I had some dreams ... they were klowns in my koffee.

(With apologies to Carly Simon)

This is my journey through job transition from a toxic environment to a better life. Join me for a few thoughts and a few laughs along the way.
What are "klowns in my koffee"? They are the factors large and small that make you less than you are. A "klown" can be a grossly incompetent boss,
a short-sighted policy or a moronic coworker. They won't kill you, at least not immediately, but they abrade the soul
as you scrape past them to get through the day. Sometimes it's best to dump them out of the cup.


Day 21 - Raccoon Love

Our upstairs neighbor has the nursery all decorated and is awaiting the birth. Unfortunately, the upstairs is our attic and the decorating may consist of piles of feces and chewing up the electrical cables. This is the continuing saga of the raccoon in our attic.

I had Jim, the wildlife control expert, come out and inspect today. We confirmed that the big hole in my soffit is actually a big hole in my soffit. Jim is incredibly and almost disturbingly knowledgeable about raccoons and their living and mating habits. It would seem that a wild party has been taking place over our heads that puts to shame anything that happened beneath it.

In the early winter, one or more mature females and perhaps some younger females and males looked for a nice place to spend the cold months. They decided that my shabby house with its weak and damaged soffits might be a good place to dig into, literally. Winter passed. During the January thaw, they got frisky and invited the raccoon versions of John Mayer, Jesse James and Tiger Woods to join them for a little party over at my place. Things got out of hand as they often do according to those movies about Spring Break. The boys didn't really intend on calling the next day and the lady raccoons walked home in the morning in their high heels and slutty dresses.

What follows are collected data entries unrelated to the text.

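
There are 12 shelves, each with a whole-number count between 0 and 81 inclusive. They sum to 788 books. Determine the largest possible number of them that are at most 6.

2

Each value at 6 or below falls at least 81 − 6 = 75 short of the ceiling 81.
The ceiling total is 12 × 81 = 972, and we need 788, so at most ⌊(972 − 788)/75⌋ = 2 can be that low.
k = 2 is achieved by 2 values at 6 and 10 at 81, total 822; lower one of the 81's by 34 (still > 6) to reach 788.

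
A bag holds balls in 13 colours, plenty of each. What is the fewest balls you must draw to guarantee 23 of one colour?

In the worst case you draw 22 of each of the 13 colours: 13 × 22 = 286.
One more forces 23 of some colour, so 286 + 1 = 287.

287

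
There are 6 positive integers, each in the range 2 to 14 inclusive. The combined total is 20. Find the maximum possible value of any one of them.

Maximizing one value means minimizing the remaining 5.
The other 5 contribute at least 5 × 2 = 10, leaving at most 20 − 10 = 10.
Since 10 ≤ 14, this is achievable: one at 10 and 5 at 2.

10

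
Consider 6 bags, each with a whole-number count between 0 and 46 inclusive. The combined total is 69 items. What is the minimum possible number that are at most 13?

Each value above 13 is at least 14, contributing at least 14 − 0 = 14 above the floor 0.
The sum exceeds the floor total 0 by 69, so at most ⌊69/14⌋ = 4 exceed 13, and at least 2 are ≤ 13.
Exactly 2 works: 2 values at 0 and 4 at 14 total 56; raise one of the low values by 13 (still ≤ 13) to hit 69.

2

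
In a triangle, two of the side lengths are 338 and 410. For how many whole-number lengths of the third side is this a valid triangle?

The triangle inequality gives |338 − 410| < c < 338 + 410, i.e. 72 < c < 748.
So c can be any integer from 73 to 747: 675 values.

675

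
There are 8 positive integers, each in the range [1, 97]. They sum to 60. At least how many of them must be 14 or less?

Each value above 14 is at least 15, contributing at least 15 − 1 = 14 above the floor 1.
The sum exceeds the floor total 8 by 52, so at most ⌊52/14⌋ = 3 exceed 14, and at least 5 are ≤ 14.
Exactly 5 works: 5 values at 1 and 3 at 15 total 50; raise one of the low values by 10 (still ≤ 14) to hit 60.

5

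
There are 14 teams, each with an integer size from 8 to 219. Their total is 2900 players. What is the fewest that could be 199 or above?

7

Each value short of 199 is at most 198, costing at least 219 − 198 = 21 against the maximum total of 3066.
We can afford to lose at most 3066 − 2900 = 166, so at most ⌊166/21⌋ = 7 fall short, and at least 7 are ≥ 199.
Exactly 7 works: 7 values at 219 and 7 at 198 total 2919; lower one of the high values by 19 (still ≥ 199) to hit 2900.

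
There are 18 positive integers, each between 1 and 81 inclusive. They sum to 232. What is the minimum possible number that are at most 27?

11

Let j be the number exceeding 27. Then the total is ≥ 28·j + 1·(18 − j) = 18 + 27j.
So 27j ≤ 214 and j ≤ 7; hence at least 18 − 7 = 11 are ≤ 27.
Exactly 11 works: 11 values at 1 and 7 at 28 total 207; raise one of the low values by 25 (still ≤ 27) to hit 232.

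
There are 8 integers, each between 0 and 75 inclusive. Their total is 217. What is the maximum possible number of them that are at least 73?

With k values at 73 or above and the rest at least 0, the sum is at least 0 + 73k.
Since the sum is 217, we need 73k ≤ 217, i.e. k ≤ 2.
k = 2 is achieved by 2 values at 73 and 6 at 0, total 146; add 71 to one value (staying below 73) to reach 217.

2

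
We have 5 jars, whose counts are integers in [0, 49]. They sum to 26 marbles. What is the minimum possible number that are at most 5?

1

If only k of them are at most 5, the other 5 − k are at least 6, so the total is at least (5 − k)·6 + k·0.
This is ≤ 26, so (5 − k)·6 + 0k ≤ 26, which gives k ≥ 1.
Exactly 1 works: 1 value at 0 and 4 at 6 total 24; raise one of the low values by 2 (still ≤ 5) to hit 26.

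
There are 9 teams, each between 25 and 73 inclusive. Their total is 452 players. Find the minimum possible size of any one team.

Minimizing one value means maximizing the remaining 8.
The other 8 can take up 8 × 73 = 584 ≥ 452 − 25, so one team can sit at its floor of 25.
Achievable: one at 25 and the other 8 totalling 427, which fits since 8 × 25 ≤ 427 ≤ 8 × 73.

25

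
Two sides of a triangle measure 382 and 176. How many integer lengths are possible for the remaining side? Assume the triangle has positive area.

351

The triangle inequality gives |382 − 176| < c < 382 + 176, i.e. 206 < c < 558.
So c can be any integer from 207 to 557: 351 values.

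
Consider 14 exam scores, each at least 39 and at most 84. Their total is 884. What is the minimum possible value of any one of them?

39

Minimizing one value means maximizing the remaining 13.
The other 13 can take up 13 × 84 = 1092 ≥ 884 − 39, so one score can sit at its floor of 39.
Achievable: one at 39 and the other 13 totalling 845, which fits since 13 × 39 ≤ 845 ≤ 13 × 84.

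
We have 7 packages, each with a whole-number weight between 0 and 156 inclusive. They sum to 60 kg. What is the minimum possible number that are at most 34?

Each value above 34 is at least 35, contributing at least 35 − 0 = 35 above the floor 0.
The sum exceeds the floor total 0 by 60, so at most ⌊60/35⌋ = 1 exceed 34, and at least 6 are ≤ 34.
Exactly 6 works: 6 values at 0 and 1 at 35 total 35; raise one of the low values by 25 (still ≤ 34) to hit 60.

6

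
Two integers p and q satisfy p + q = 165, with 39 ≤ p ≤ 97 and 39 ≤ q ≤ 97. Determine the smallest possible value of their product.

pq = p(165 − p) is concave in p, so over [68, 97] it is minimized at an endpoint.
At the endpoint p = 68, q = 165 − 68 = 97, so pq = 68 × 97 = 6596.

6596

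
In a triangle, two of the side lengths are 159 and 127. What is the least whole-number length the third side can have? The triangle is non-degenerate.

The third side must exceed |159 − 127| = 32.
The smallest integer above 32 is 33.

33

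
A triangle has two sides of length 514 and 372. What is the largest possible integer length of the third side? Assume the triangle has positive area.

885

The third side must be less than 514 + 372 = 886.
The largest integer below 886 is 885.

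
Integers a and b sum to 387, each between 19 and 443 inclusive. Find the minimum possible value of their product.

For a fixed sum, ab is smallest when a and b are as far apart as possible.
At the endpoint a = 19, b = 387 − 19 = 368, so ab = 19 × 368 = 6992.

6992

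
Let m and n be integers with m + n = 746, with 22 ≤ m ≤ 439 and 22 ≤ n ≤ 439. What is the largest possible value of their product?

139129

With m + n fixed, mn peaks when the two are closest together.
Taking m = 373 and n = 373 (both in [22, 439]) gives mn = 139129.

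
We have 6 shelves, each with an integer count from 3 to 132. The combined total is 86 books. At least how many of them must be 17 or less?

2

If only k of them are at most 17, the other 6 − k are at least 18, so the total is at least (6 − k)·18 + k·3.
This is ≤ 86, so (6 − k)·18 + 3k ≤ 86, which gives k ≥ 2.
Exactly 2 works: 2 values at 3 and 4 at 18 total 78; raise one of the low values by 8 (still ≤ 17) to hit 86.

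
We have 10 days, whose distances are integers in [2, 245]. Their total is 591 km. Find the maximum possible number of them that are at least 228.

2

With k values at 228 or above and the rest at least 2, the sum is at least 20 + 226k.
Since the sum is 591, we need 226k ≤ 571, i.e. k ≤ 2.
k = 2 is achieved by 2 values at 228 and 8 at 2, total 472; add 119 to one value (staying below 228) to reach 591.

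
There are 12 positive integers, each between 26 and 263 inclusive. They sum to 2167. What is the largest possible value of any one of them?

To make one integer as large as possible, make the other 11 as small as possible.
The other 11 contribute at least 11 × 26 = 286, leaving at most 2167 − 286 = 1881.
But each integer is capped at 263, so the maximum is 263.
Achievable: one at 263 and the other 11 totalling 1904, which fits since 11 × 26 ≤ 1904 ≤ 11 × 263.

263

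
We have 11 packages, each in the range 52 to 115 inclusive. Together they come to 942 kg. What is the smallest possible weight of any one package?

52

To make one package as small as possible, make the other 10 as large as possible.
The other 10 can take up 10 × 115 = 1150 ≥ 942 − 52, so one package can sit at its floor of 52.
Achievable: one at 52 and the other 10 totalling 890, which fits since 10 × 52 ≤ 890 ≤ 10 × 115.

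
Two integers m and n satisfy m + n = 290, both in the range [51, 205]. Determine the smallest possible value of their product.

17425

For a fixed sum, mn is smallest when m and n are as far apart as possible.
The extreme feasible split is m = 85, n = 205, giving mn = 17425.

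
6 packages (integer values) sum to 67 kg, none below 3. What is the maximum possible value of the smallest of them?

11

If every one of the 6 were at least 12, the total would be at least 6 × 12 = 72 > 67.
Taking 5 copies of 11 and 1 copy of 12 gives exactly 67, so 11 is attained.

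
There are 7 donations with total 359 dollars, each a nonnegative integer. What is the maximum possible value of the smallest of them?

51

If every one of the 7 were at least 52, the total would be at least 7 × 52 = 364 > 359.
Equality holds with 5 values of 51 and 2 values of 52.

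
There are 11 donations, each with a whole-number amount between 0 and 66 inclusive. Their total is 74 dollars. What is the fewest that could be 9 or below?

4

Each value above 9 is at least 10, contributing at least 10 − 0 = 10 above the floor 0.
The sum exceeds the floor total 0 by 74, so at most ⌊74/10⌋ = 7 exceed 9, and at least 4 are ≤ 9.
Exactly 4 works: 4 values at 0 and 7 at 10 total 70; raise one of the low values by 4 (still ≤ 9) to hit 74.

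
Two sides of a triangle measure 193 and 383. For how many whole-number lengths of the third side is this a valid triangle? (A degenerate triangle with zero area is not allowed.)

385

The triangle inequality gives |193 − 383| < c < 193 + 383, i.e. 190 < c < 576.
So c can be any integer from 191 to 575: 385 values.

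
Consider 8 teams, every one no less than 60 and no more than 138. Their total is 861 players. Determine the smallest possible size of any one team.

Minimizing one value means maximizing the remaining 7.
The other 7 can take up 7 × 138 = 966 ≥ 861 − 60, so one team can sit at its floor of 60.
Achievable: one at 60 and the other 7 totalling 801, which fits since 7 × 60 ≤ 801 ≤ 7 × 138.

60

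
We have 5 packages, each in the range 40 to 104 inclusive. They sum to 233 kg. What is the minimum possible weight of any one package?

Minimizing one value means maximizing the remaining 4.
The other 4 can take up 4 × 104 = 416 ≥ 233 − 40, so one package can sit at its floor of 40.
Achievable: one at 40 and the other 4 totalling 193, which fits since 4 × 40 ≤ 193 ≤ 4 × 104.

40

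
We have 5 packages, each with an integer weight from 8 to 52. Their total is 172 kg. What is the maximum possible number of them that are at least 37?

4

Suppose k of them are at least 37. Those contribute at least 37 each and the other 5 − k at least 8 each.
So the total is at least 37k + 8(5 − k) = 40 + 29k. This must be ≤ 172, giving k ≤ 4.
k = 4 is achieved by 4 values at 37 and 1 at 8, total 156; add 16 to one value (staying below 37) to reach 172.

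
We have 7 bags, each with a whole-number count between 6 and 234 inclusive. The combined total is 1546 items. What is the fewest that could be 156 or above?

6

Suppose at most 7 − j of them reach 156; then j values are ≤ 155 and the rest ≤ 234.
The total is then ≤ 155·j + 234·(7 − j) = 1638 − 79j. For this to be ≥ 1546 we need j ≤ 1, so at least 7 − 1 = 6 must reach 156.
Exactly 6 works: 6 values at 234 and 1 at 155 total 1559; lower one of the high values by 13 (still ≥ 156) to hit 1546.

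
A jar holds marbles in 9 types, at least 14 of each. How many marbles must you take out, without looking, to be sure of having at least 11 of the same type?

You could draw 10 of every type without reaching 11 of any — 90 in all.
One more forces 11 of some type, so 90 + 1 = 91.

91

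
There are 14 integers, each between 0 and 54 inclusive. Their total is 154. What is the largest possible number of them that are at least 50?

3

If k of the values are ≥ 50, the total is ≥ 50k + 0(14 − k).
Setting 50k + 0(14 − k) ≤ 154 gives 50k ≤ 154, so k ≤ 3.
k = 3 is achieved by 3 values at 50 and 11 at 0, total 150; add 4 to one value (staying below 50) to reach 154.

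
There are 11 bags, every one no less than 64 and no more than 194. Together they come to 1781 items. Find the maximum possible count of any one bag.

To make one bag as large as possible, make the other 10 as small as possible.
The other 10 contribute at least 10 × 64 = 640, leaving at most 1781 − 640 = 1141.
But each bag is capped at 194, so the maximum is 194.
Achievable: one at 194 and the other 10 totalling 1587, which fits since 10 × 64 ≤ 1587 ≤ 10 × 194.

194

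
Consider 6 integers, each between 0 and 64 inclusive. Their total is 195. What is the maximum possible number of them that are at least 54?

Suppose k of them are at least 54. Those contribute at least 54 each and the other 6 − k at least 0 each.
So the total is at least 54k + 0(6 − k) = 0 + 54k. This must be ≤ 195, giving k ≤ 3.
k = 3 is achieved by 3 values at 54 and 3 at 0, total 162; add 33 to one value (staying below 54) to reach 195.

3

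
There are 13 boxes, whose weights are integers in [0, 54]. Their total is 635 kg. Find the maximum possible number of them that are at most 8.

1

Each value at 8 or below falls at least 54 − 8 = 46 short of the ceiling 54.
The ceiling total is 13 × 54 = 702, and we need 635, so at most ⌊(702 − 635)/46⌋ = 1 can be that low.
k = 1 is achieved by 1 value at 8 and 12 at 54, total 656; lower one of the 54's by 21 (still > 8) to reach 635.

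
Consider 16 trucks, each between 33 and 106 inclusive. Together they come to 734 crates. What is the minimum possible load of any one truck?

To make one truck as small as possible, make the other 15 as large as possible.
The other 15 can take up 15 × 106 = 1590 ≥ 734 − 33, so one truck can sit at its floor of 33.
Achievable: one at 33 and the other 15 totalling 701, which fits since 15 × 33 ≤ 701 ≤ 15 × 106.

33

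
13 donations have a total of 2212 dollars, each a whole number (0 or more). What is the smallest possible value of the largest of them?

171

The average is 2212/13 > 170, so not all 13 can be 170 or less; the largest is ≥ 171.
Equality holds with 2 values of 171 and 11 values of 170.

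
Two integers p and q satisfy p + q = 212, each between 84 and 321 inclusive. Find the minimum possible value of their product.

Since p + q is fixed, pushing one of them to its bound minimizes the product.
At the endpoint p = 84, q = 212 − 84 = 128, so pq = 84 × 128 = 10752.

10752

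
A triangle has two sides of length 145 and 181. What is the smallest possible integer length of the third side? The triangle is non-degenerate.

37

The third side must exceed |145 − 181| = 36.
The smallest integer above 36 is 37.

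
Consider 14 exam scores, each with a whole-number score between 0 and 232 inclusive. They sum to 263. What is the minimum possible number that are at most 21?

Each value above 21 is at least 22, contributing at least 22 − 0 = 22 above the floor 0.
The sum exceeds the floor total 0 by 263, so at most ⌊263/22⌋ = 11 exceed 21, and at least 3 are ≤ 21.
Exactly 3 works: 3 values at 0 and 11 at 22 total 242; raise one of the low values by 21 (still ≤ 21) to hit 263.

3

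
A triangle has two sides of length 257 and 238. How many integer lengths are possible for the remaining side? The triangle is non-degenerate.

The triangle inequality gives |257 − 238| < c < 257 + 238, i.e. 19 < c < 495.
So c can be any integer from 20 to 494: 475 values.

475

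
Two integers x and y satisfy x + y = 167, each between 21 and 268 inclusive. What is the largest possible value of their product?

With x + y fixed, xy peaks when the two are closest together.
Taking x = 83 and y = 84 (both in [21, 268]) gives xy = 6972.

6972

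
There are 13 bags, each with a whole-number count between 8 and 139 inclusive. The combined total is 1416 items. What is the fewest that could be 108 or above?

Suppose at most 13 − j of them reach 108; then j values are ≤ 107 and the rest ≤ 139.
The total is then ≤ 107·j + 139·(13 − j) = 1807 − 32j. For this to be ≥ 1416 we need j ≤ 12, so at least 13 − 12 = 1 must reach 108.
Exactly 1 works: 1 value at 139 and 12 at 107 total 1423; lower one of the high values by 7 (still ≥ 108) to hit 1416.

1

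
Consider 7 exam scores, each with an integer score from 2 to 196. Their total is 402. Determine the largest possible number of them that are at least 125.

3

Suppose k of them are at least 125. Those contribute at least 125 each and the other 7 − k at least 2 each.
So the total is at least 125k + 2(7 − k) = 14 + 123k. This must be ≤ 402, giving k ≤ 3.
k = 3 is achieved by 3 values at 125 and 4 at 2, total 383; add 19 to one value (staying below 125) to reach 402.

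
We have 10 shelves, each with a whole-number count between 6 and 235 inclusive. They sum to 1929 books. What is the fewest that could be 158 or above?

Each value short of 158 is at most 157, costing at least 235 − 157 = 78 against the maximum total of 2350.
We can afford to lose at most 2350 − 1929 = 421, so at most ⌊421/78⌋ = 5 fall short, and at least 5 are ≥ 158.
Exactly 5 works: 5 values at 235 and 5 at 157 total 1960; lower one of the high values by 31 (still ≥ 158) to hit 1929.

5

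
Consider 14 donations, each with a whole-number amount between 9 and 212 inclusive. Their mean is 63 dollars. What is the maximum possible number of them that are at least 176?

4

The total is 14 × 63 = 882.
With k values at 176 or above and the rest at least 9, the sum is at least 126 + 167k.
Since the sum is 882, we need 167k ≤ 756, i.e. k ≤ 4.
k = 4 is achieved by 4 values at 176 and 10 at 9, total 794; add 88 to one value (staying below 176) to reach 882.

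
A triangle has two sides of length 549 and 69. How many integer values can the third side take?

The triangle inequality gives |549 − 69| < c < 549 + 69, i.e. 480 < c < 618.
So c can be any integer from 481 to 617: 137 values.

137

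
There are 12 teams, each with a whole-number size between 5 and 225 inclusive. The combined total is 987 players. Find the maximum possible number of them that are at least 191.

4

If k of the values are ≥ 191, the total is ≥ 191k + 5(12 − k).
Setting 191k + 5(12 − k) ≤ 987 gives 186k ≤ 927, so k ≤ 4.
k = 4 is achieved by 4 values at 191 and 8 at 5, total 804; add 183 to one value (staying below 191) to reach 987.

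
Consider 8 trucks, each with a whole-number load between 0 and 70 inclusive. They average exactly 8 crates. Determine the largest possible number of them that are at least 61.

The total is 8 × 8 = 64.
If k of the values are ≥ 61, the total is ≥ 61k + 0(8 − k).
Setting 61k + 0(8 − k) ≤ 64 gives 61k ≤ 64, so k ≤ 1.
k = 1 is achieved by 1 value at 61 and 7 at 0, total 61; add 3 to one value (staying below 61) to reach 64.

1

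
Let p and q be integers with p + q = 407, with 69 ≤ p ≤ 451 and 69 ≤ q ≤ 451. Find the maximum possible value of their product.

41412

With p + q fixed, pq peaks when the two are closest together.
Taking p = 203 and q = 204 (both in [69, 451]) gives pq = 41412.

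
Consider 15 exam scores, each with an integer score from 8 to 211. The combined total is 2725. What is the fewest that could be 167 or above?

6

If only k of them are at least 167, the other 15 − k are at most 166, so the total is at most k·211 + (15 − k)·166.
This must reach 2725, so k·211 + (15 − k)·166 ≥ 2725, giving k ≥ 6.
Exactly 6 works: 6 values at 211 and 9 at 166 total 2760; lower one of the high values by 35 (still ≥ 167) to hit 2725.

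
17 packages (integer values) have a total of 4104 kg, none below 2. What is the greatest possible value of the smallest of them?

241

The average is 4104/17 < 242, so some value is ≤ 241.
Equality holds with 10 values of 241 and 7 values of 242.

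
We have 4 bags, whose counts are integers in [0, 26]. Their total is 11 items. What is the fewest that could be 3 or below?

Let j be the number exceeding 3. Then the total is ≥ 4·j + 0·(4 − j) = 0 + 4j.
So 4j ≤ 11 and j ≤ 2; hence at least 4 − 2 = 2 are ≤ 3.
Exactly 2 works: 2 values at 0 and 2 at 4 total 8; raise one of the low values by 3 (still ≤ 3) to hit 11.

2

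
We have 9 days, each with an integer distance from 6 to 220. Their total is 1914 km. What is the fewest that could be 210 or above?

If only k of them are at least 210, the other 9 − k are at most 209, so the total is at most k·220 + (9 − k)·209.
This must reach 1914, so k·220 + (9 − k)·209 ≥ 1914, giving k ≥ 3.
Exactly 3 works: 3 values at 220 and 6 at 209 total 1914.

3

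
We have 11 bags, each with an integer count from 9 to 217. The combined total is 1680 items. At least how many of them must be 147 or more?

Each value short of 147 is at most 146, costing at least 217 − 146 = 71 against the maximum total of 2387.
We can afford to lose at most 2387 − 1680 = 707, so at most ⌊707/71⌋ = 9 fall short, and at least 2 are ≥ 147.
Exactly 2 works: 2 values at 217 and 9 at 146 total 1748; lower one of the high values by 68 (still ≥ 147) to hit 1680.

2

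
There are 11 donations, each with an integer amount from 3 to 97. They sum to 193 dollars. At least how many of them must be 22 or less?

Let j be the number exceeding 22. Then the total is ≥ 23·j + 3·(11 − j) = 33 + 20j.
So 20j ≤ 160 and j ≤ 8; hence at least 11 − 8 = 3 are ≤ 22.
Exactly 3 works: 3 values at 3 and 8 at 23 total 193.

3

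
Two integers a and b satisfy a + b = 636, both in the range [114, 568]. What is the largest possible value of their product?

For a fixed sum, the product ab is largest when a and b are as close as possible.
Taking a = 318 and b = 318 (both in [114, 568]) gives ab = 101124.

101124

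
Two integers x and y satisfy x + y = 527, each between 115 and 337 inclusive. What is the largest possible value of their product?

69432

xy = x(527 − x) is maximized when x is as near 527/2 as the bounds allow.
Taking x = 263 and y = 264 (both in [115, 337]) gives xy = 69432.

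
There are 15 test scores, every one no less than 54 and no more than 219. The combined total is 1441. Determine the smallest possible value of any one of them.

54

To make one score as small as possible, make the other 14 as large as possible.
The other 14 can take up 14 × 219 = 3066 ≥ 1441 − 54, so one score can sit at its floor of 54.
Achievable: one at 54 and the other 14 totalling 1387, which fits since 14 × 54 ≤ 1387 ≤ 14 × 219.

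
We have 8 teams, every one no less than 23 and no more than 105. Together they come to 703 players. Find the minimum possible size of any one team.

23

To make one team as small as possible, make the other 7 as large as possible.
The other 7 can take up 7 × 105 = 735 ≥ 703 − 23, so one team can sit at its floor of 23.
Achievable: one at 23 and the other 7 totalling 680, which fits since 7 × 23 ≤ 680 ≤ 7 × 105.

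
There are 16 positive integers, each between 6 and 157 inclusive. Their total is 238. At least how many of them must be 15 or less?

2

Each value above 15 is at least 16, contributing at least 16 − 6 = 10 above the floor 6.
The sum exceeds the floor total 96 by 142, so at most ⌊142/10⌋ = 14 exceed 15, and at least 2 are ≤ 15.
Exactly 2 works: 2 values at 6 and 14 at 16 total 236; raise one of the low values by 2 (still ≤ 15) to hit 238.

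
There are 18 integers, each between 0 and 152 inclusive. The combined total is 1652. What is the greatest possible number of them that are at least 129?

If k of the values are ≥ 129, the total is ≥ 129k + 0(18 − k).
Setting 129k + 0(18 − k) ≤ 1652 gives 129k ≤ 1652, so k ≤ 12.
k = 12 is achieved by 12 values at 129 and 6 at 0, total 1548; add 104 to one value (staying below 129) to reach 1652.

12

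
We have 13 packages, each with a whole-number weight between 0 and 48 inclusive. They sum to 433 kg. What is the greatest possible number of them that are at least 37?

If k of the values are ≥ 37, the total is ≥ 37k + 0(13 − k).
Setting 37k + 0(13 − k) ≤ 433 gives 37k ≤ 433, so k ≤ 11.
k = 11 is achieved by 11 values at 37 and 2 at 0, total 407; add 26 to one value (staying below 37) to reach 433.

11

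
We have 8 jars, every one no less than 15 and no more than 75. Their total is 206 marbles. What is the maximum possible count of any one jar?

Maximizing one value means minimizing the remaining 7.
The other 7 contribute at least 7 × 15 = 105, leaving at most 206 − 105 = 101.
But each jar is capped at 75, so the maximum is 75.
Achievable: one at 75 and the other 7 totalling 131, which fits since 7 × 15 ≤ 131 ≤ 7 × 75.

75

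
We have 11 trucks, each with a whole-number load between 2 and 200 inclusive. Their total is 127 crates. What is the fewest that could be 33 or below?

8

Let j be the number exceeding 33. Then the total is ≥ 34·j + 2·(11 − j) = 22 + 32j.
So 32j ≤ 105 and j ≤ 3; hence at least 11 − 3 = 8 are ≤ 33.
Exactly 8 works: 8 values at 2 and 3 at 34 total 118; raise one of the low values by 9 (still ≤ 33) to hit 127.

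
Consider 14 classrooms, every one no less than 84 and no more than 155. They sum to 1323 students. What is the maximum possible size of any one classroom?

Maximizing one value means minimizing the remaining 13.
The other 13 contribute at least 13 × 84 = 1092, leaving at most 1323 − 1092 = 231.
But each classroom is capped at 155, so the maximum is 155.
Achievable: one at 155 and the other 13 totalling 1168, which fits since 13 × 84 ≤ 1168 ≤ 13 × 155.

155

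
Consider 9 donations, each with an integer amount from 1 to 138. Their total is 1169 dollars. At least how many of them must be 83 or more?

Each value short of 83 is at most 82, costing at least 138 − 82 = 56 against the maximum total of 1242.
We can afford to lose at most 1242 − 1169 = 73, so at most ⌊73/56⌋ = 1 fall short, and at least 8 are ≥ 83.
Exactly 8 works: 8 values at 138 and 1 at 82 total 1186; lower one of the high values by 17 (still ≥ 83) to hit 1169.

8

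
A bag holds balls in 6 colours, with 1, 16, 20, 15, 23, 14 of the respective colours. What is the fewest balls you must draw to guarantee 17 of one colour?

79

In the worst case you take as many as possible of each colour without reaching 17: 1 + 16 + 16 + 15 + 16 + 14 = 78.
The next one must give 17 of some colour, so 78 + 1 = 79.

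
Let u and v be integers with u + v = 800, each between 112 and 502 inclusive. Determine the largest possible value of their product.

With u + v fixed, uv peaks when the two are closest together.
Taking u = 400 and v = 400 (both in [112, 502]) gives uv = 160000.

160000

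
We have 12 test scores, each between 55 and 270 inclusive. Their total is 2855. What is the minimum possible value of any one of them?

55

Minimizing one value means maximizing the remaining 11.
The other 11 can take up 11 × 270 = 2970 ≥ 2855 − 55, so one score can sit at its floor of 55.
Achievable: one at 55 and the other 11 totalling 2800, which fits since 11 × 55 ≤ 2800 ≤ 11 × 270.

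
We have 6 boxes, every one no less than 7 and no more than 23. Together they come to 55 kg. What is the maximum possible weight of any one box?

20

Maximizing one value means minimizing the remaining 5.
The other 5 contribute at least 5 × 7 = 35, leaving at most 55 − 35 = 20.
Since 20 ≤ 23, this is achievable: one at 20 and 5 at 7.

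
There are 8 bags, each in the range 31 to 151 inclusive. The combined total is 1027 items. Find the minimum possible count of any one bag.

To make one bag as small as possible, make the other 7 as large as possible.
The other 7 can take up 7 × 151 = 1057 ≥ 1027 − 31, so one bag can sit at its floor of 31.
Achievable: one at 31 and the other 7 totalling 996, which fits since 7 × 31 ≤ 996 ≤ 7 × 151.

31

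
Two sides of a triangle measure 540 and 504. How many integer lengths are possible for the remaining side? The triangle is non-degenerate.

The triangle inequality gives |540 − 504| < c < 540 + 504, i.e. 36 < c < 1044.
So c can be any integer from 37 to 1043: 1007 values.

1007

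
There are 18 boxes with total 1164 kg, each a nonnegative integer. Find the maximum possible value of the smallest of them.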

According to Jim, this is what happens next. The alpha female raccoon gets crabby, demanding and territorial. (So she's exactly like me in a fur coat and a mask.) She drives the other raccoons from the nest and claims the whole area for her nursery. Once her pups are born, any perceived threat would be greeted with claws, teeth and fury. (I once knew an HR director who reacted in a similar fashion. I'm surprised there's not a special on the Discovery Channel about that.)

So, how do we get them out? After the pups are born, we will be able to confirm this by hearing them make squeaky baby sounds. We will call Jim and he paints the entrance hole in the soffit with a concoction that sounds like it is only slightly less odoriferous than Brittany perfume. He calls is "boar juice" since apparently male raccoons are "boars." It is a mixture of male raccoon feces, chopped up testicles and other ingredients that he declined to mention for the sake of delicacy. It frightens me to think what might be less delicate than feces and chopped up testicles. Jim is a font of knowledge and explained that this mixture could be purchased commercially or one could make it if you happened to have a lot of raccoon testicles lying around. I chose not to pursue the question of which of these two methods Jim was going to use.

When the mother raccoon smells the boar juice, she thinks that the male raccoon is there to kill her children whether or not they keep calling him "Fatty." (Note to my husband.) She moves the pups to safety in some nice hollow tree or a neighbor's shed and then we close up the hole. [The neighbors then call Jim to get the raccoon out of their shed and the cycle repeats.]

After the outside is repaired, we get to figure out how much internal damage has been done to the attic and if all the insulation will have to be removed and replaced.

To summarize the day, I'm paying a man $125 to rub crap on the outside of my house.

The other thing that I accomplished today was to finish and mail my state income taxes. To put this in perspective, this is like paying a man $440 to rub crap on the outside of my house. But at least it is done.